La danza è libera espressione, ma quando viene codificata nella tecnica diventa pura forma d’arte che evoca forti emozioni in chi la pratica e in chi assiste alla sua esecuzione.
Nel corso degli anni si sono sviluppate ed evolute diverse forme di danza che hanno fatto ricorso a un differente uso del linguaggio del corpo, sia dal punto di vista espressivo che tecnico.
Indipendentemente dallo stile di danza, l’improvvisazione rappresenta un elemento fondamentale per la creazione coreografica e la libera manifestazione delle emozioni. L’attuazione di movimenti spontanei, infatti, permette di creare dal nulla un movimento nuovo e spesso inconscio, svincolando corpo e cervello dai movimenti abituali e dagli schemi.
Già nel XV secolo i ballerini ricorrevano all’improvvisazione per modificare passi e sequenze di movimento sul palcoscenico, al fine di presentare al pubblico gesti sempre nuovi.

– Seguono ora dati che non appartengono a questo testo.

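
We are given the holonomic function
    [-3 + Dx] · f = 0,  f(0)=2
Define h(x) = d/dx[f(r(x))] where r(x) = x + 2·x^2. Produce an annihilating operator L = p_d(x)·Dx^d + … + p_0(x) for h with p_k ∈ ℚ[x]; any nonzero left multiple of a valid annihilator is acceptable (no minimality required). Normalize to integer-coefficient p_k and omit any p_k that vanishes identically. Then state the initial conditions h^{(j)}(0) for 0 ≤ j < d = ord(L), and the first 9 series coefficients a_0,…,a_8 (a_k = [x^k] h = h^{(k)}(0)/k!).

f: a_k = 2, 6, 9, 9, 27/4, 81/20, 81/40, 243/280, 729/2240, …
Change of var in L_f (x↦r) gives L₀.
Derive L from L₀ (diff closure).
L = (7 + 24·x + 48·x^2) + (-1 - 4·x)·Dx  (order 1).
h: a_k = 6, 42, 135, 387, 3321/4, 33183/20, 112887/40, 253557/56, 2091501/320, …
ICs: h(0) = 6.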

Nei secoli successivi si è verificato un calo nell’uso dell’improvvisazione, impiegata unicamente per arricchire coreografie già impostate, oppure rimediare a errori e contrattempi durante una performance.
Con l’avvento della danza moderna e la sua affermazione come disciplina accademica, si assiste a una rivoluzione della concezione della danza stessa. Il corpo si trasforma in un mezzo per dar voce ai sentimenti e al periodo sociale e storico, infrangendo le regole tradizionali e dando vita a qualcosa di innovativo.
L’attenzione si sposta dai virtuosismi e dall’estetica del movimento, all’espressività e alla creatività. Improvvisare cambia senso e definizione, diventa quel momento in cui composizione e svolgimento coincidono e si fondono. Essa diviene uno strumento fondamentale per la realizzazione coreografica, basato principalmente sull’ascolto delle proprie emozioni e sulla conoscenza delle proprie qualità di movimento, alla ricerca di un linguaggio personale, intimo e vero.
Sembra facile raccontato così, invece improvvisare è uno degli elementi più complessi e delicati nell’esecuzione artistica. Significa smettere di pensare, lasciarsi andare all’immaginazione, allontanarsi da ciò che si conosce pur mantenendosi ancorati alla tecnica.
L’improvvisazione dunque può generare cambiamenti nei danzatori, stimolandone le potenzialità più nascoste, liberando la mente da paure e insicurezze.
Nonostante l’esistenza di una grande quantità di metodi per improvvisare, esistono basi comuni necessarie per eseguire una buona improvvisazione. Vediamole nel dettaglio.
Responsività: ‘capacità dell’organismo di adattare all’ambiente le proprie funzioni vitali’. Ciò implica una rapida reattività agli stimoli forniti da musica, corpo e spazio in breve un arco di tempo, perché, a differenza della coreografia, la composizione improvvisata avviene immediatamente.
Estemporaneità: benché una buona improvvisazione richieda anni di allenamento e conoscenza di sé e del proprio corpo, il movimento improvvisato accade senza che sia precedentemente preparato e sviscerato.
Inseparabilità: come accennato sopra, composizione ed esecuzione sono atti inseparabili, il processo creativo si mostra nel momento in cui accade.
Originalità: ogni performance non sarà mai uguale a un’altra, ma sarà unica e irripetibile, sorprendendo lo spettatore e spesso il danzatore stesso.
Irreversibilità: improvvisando si entra in un flusso di movimento in cui da un passo ne nasce un altro, e poi un altro. Una volta nato un certo gesto, non ci si può fermare e tornare indietro per cambiarlo. Si va avanti, sempre, sfruttando il passo precedente, anche quando il ballerino può non ne è pienamente soddisfatto, e questa è anche un bella lezione di vita.
Alla base dell’improvvisazione in definitiva c’è l’ascolto di sé, del messaggio che si vuole comunicare e di ciò che si ha intorno. Questo richiede un particolare stato mentale e lo sviluppo della capacità di risolvere rapidamente un eventuale errore, creando sequenze di movimento che catturano l’attenzione dello spettatore ed esprimano con sincerità il mondo interiore del danzatore.